Ознакомительная версия.
Когда Андрей предложил ей за него замуж – а сделал он это очень буднично: они просто прогуливались по набережной – была весна, душно пахло черёмухой и резко похолодало, но солнце смотрело в глаза – и было понятно, что лето уже не за горами. Ветки яблонь и вишен были густо обсыпаны цветом, уже опадающим на тротуар и издалека казавшимся морской пеной, вышвырнутой отхлынувшим морем…

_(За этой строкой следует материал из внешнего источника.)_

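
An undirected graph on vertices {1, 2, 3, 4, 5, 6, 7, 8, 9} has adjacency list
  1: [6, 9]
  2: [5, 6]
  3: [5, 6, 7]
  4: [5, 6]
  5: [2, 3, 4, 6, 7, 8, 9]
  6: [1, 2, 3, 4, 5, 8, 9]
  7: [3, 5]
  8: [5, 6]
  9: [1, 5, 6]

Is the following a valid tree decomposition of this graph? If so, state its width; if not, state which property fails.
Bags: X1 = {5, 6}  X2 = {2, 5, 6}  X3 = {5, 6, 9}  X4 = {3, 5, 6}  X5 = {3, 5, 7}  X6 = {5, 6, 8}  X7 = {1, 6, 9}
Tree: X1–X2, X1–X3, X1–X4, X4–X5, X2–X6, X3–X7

A tree decomposition must satisfy three properties: every vertex lies in some bag; for every edge, both endpoints lie together in some bag; and for every vertex, the bags containing it form a connected subtree. Here vertex 4 appears in no bag, so the decomposition is invalid.

No — vertex 4 appears in no bag.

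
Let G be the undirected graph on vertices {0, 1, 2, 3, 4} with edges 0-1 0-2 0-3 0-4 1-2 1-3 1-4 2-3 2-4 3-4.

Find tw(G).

A width-4 tree decomposition is:
Bags: B1 = {0, 1, 2, 3, 4}
Tree: (single bag)
With just one bag of size 5, the width is 5 − 1 = 4, so tw(G) ≤ 4. For the lower bound, the 5 vertices {0, 1, 2, 3, 4} are pairwise adjacent, and any tree decomposition puts a clique entirely inside one bag — forcing width ≥ 4. Therefore the treewidth is 4.

4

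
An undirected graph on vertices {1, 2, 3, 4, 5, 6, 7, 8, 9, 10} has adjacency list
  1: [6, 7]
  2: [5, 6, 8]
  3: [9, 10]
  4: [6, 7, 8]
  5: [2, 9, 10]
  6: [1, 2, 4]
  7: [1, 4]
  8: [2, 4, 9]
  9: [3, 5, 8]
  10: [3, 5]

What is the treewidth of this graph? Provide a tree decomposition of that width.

Treewidth 2.
One such decomposition:
Bags: B1 = {1, 6, 7}  B2 = {4, 6, 7}  B3 = {2, 4, 6}  B4 = {2, 4, 8}  B5 = {2, 5, 8}  B6 = {5, 8, 9}  B7 = {5, 9, 10}  B8 = {3, 9, 10}
Tree: B1–B2, B2–B3, B3–B4, B4–B5, B5–B6, B6–B7, B7–B8

The largest bag has 3 vertices, giving width 2; this decomposition certifies tw(G) ≤ 2. The edges 1–7–4–6–1 form a cycle, so G is not a tree and its treewidth is at least 2. The upper and lower bounds meet at 2, so that is the treewidth.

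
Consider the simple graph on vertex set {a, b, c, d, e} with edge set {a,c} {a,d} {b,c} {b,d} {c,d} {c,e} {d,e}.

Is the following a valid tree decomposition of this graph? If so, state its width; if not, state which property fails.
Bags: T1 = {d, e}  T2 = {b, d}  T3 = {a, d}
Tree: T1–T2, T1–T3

A tree decomposition must satisfy three properties: every vertex lies in some bag; for every edge, both endpoints lie together in some bag; and for every vertex, the bags containing it form a connected subtree. Here vertex c appears in no bag, so the decomposition is invalid.

No — vertex c appears in no bag.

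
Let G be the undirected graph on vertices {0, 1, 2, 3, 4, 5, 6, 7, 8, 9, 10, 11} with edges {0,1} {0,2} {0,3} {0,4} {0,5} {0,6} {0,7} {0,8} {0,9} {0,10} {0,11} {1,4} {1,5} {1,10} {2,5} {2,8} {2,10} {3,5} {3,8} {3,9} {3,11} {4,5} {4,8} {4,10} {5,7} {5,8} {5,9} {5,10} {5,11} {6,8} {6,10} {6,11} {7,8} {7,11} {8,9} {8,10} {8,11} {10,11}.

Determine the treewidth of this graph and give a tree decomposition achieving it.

Treewidth 4.
Bags: B1 = {0, 3, 5, 8, 11}  B2 = {0, 5, 8, 10, 11}  B3 = {0, 3, 5, 8, 9}  B4 = {0, 4, 5, 8, 10}  B5 = {0, 1, 4, 5, 10}  B6 = {0, 5, 7, 8, 11}  B7 = {0, 2, 5, 8, 10}  B8 = {0, 6, 8, 10, 11}
Tree: B1–B2, B1–B3, B2–B4, B4–B5, B2–B6, B4–B7, B2–B8

The largest bag has 5 vertices, giving width 4; this decomposition certifies tw(G) ≤ 4. For the lower bound, the 5 vertices {0, 3, 5, 8, 9} are pairwise adjacent, and any tree decomposition puts a clique entirely inside one bag — forcing width ≥ 4. Therefore the treewidth is 4.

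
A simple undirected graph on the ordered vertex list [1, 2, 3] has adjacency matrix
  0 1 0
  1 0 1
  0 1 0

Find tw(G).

1

A width-1 tree decomposition is:
Bags: B1 = {2, 3}  B2 = {1, 2}
Tree: B1–B2
Every bag has size at most 2, so the width is 2 − 1 = 1 and tw(G) ≤ 1. Any graph with an edge has treewidth ≥ 1, and G has the edge 2–3. Combining the bounds, tw(G) = 1.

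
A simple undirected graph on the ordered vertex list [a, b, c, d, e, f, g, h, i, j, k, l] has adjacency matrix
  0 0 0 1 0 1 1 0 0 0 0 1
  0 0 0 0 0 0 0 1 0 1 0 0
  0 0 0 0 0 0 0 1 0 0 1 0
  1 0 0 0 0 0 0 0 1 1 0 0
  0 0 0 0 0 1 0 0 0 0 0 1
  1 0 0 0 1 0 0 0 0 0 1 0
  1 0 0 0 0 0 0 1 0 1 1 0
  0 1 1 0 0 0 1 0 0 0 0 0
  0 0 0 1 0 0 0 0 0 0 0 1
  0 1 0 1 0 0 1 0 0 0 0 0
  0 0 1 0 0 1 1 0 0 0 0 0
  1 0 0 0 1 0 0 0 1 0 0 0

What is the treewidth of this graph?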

Лида не обрадовалась, не бросилась ему на шею, а буднично подумала: «Ну вот. Цель достигнута». И сказала: «Да». Хотя ей казалось немного нереальным то, что она через полтора месяца станет мужней женой. И не радость заставляла сердце биться быстрее, а тревога и страх перед неведомой жизнью в чужом и большом доме, где она, будто по сосновым иголкам ходила босиком, осторожно, но всё время укалывалась и ёжилась. Ей повезло. «Отхватила профессорского сынка, и по квартирам скитаться полжизни не надо будет», – завидовали подруги. А она чувствовала себя лошадкой, пасшейся на цветущем лугу, залитом солнечным светом, жующей сладкие цветки клевера и пачкающей нос в жёлтой пыльце ромашек, которую теперь загоняют в стойло. Оденут уздечку, затянут подпругу, привяжут бубенчики – и только тогда выпустят на простор… Не порезвиться – везти несмазанную телегу, что зовётся семейной жизнью, чувствуя уздечку, больно рвущую уголки губ… Откуда-то у неё было это знание умудрённой и умотанной жизнью клячи? «Укатали сивку горки»… Это то, что рано или поздно говорит большинство… А пока сердце сжималось от страха и невозможности отменить то, к чему она шла целых два года знакомства с Андреем.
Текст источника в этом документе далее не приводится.